On Christianity’s most joyous day, which coincided with Benedict’s 79th birthday, the pontiff prayed that violence would cease in Iraq as he painted a bleak picture in much of the world.
From the central balcony of St Peter’s Basilica, Benedict reflected on the globe’s hotspots shortly after he celebrated Easter Mass in St Peter’s Square, which was packed with some 100,000 pilgrims and tourists on a breezy, hazy day.
Pilgrims marking Easter also filled the streets of Jerusalem’s Old City. The alleys were more crowded than in recent years, reflecting a drop in Palestinian-Israeli violence which had discouraged tourism.
The Latin patriarch of Jerusalem, Michel Sabbah, who is the leading Roman Catholic official in the Holy Land, celebrated Mass in the Church of the Holy Sepulchre, built on the spot where many Christians believe that Jesus died on the cross.
Orthodox Christians will celebrate Easter next week on April 23.
“Today, even in this modern age marked by anxiety and uncertainty, we relive the event of the resurrection, which changed the face of our life and changed the history of humanity,” Benedict said in the traditional papal Urbi et Orbi message - Latin for to the city and to the world.
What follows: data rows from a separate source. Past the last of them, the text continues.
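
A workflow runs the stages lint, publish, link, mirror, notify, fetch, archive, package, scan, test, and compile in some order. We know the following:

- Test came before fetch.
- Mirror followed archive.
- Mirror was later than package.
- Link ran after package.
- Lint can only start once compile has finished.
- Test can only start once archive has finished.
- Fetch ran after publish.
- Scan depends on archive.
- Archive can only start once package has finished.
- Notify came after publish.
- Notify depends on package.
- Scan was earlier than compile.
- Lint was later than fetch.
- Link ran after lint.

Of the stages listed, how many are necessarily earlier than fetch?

4

Directly stated before fetch: publish and test.
Archive reaches fetch via archive → test → fetch.
Package reaches fetch via package → archive → test → fetch.
That's archive, package, publish, and test — 4 in all.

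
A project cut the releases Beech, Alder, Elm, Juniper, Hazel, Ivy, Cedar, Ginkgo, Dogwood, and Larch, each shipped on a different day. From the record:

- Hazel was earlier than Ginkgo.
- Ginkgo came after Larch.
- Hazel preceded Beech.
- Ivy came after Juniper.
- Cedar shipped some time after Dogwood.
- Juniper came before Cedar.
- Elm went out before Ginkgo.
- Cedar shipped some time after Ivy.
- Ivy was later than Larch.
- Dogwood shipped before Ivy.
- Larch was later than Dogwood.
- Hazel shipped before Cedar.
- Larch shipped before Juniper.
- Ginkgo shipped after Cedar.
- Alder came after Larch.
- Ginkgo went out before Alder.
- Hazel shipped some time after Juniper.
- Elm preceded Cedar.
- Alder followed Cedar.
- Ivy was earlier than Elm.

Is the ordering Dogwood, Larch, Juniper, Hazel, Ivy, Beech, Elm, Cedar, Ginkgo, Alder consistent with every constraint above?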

Elsewhere in his message, Benedict made what was widely seen as a clear reference to recent developments in Iran which raised concerns across the world that Tehran might be working toward a nuclear arsenal.
“Concerning the international crises linked to nuclear power, may an honourable solution be found for all parties, through serious and honest negotiations,” Benedict said.
Iran insists it only wants the peaceful use of nuclear power, but Western nations suspect Tehran wants to develop weapons and are demanding a halt to enrichment activities.
Concern over North Korea’s nuclear capabilities have also contributed to tensions in Asia.
Benedict was interrupted by applause when he said of Iraq: “May peace finally prevail over the tragic violence that continues mercilessly to claim victims.
“I also pray sincerely that those caught up in the conflict in the Holy Land may find peace, and I invite all to patient and persevering dialogue, so as to remove both ancient and new obstacles.”
There has been heavy pressure from abroad on the Hamas-led Palestinian government, which was elected in January, to renounce violence and recognise Israel’s right to exist.
The Pope also lamented that the humanitarian crisis in Sudan’s Darfur region was “no longer sustainable”.
He denounced the “deplorable scourge of kidnappings” in Latin America, where, he said, millions of people should have better living conditions and democratic institutions need to be “consolidated in a spirit of harmony”.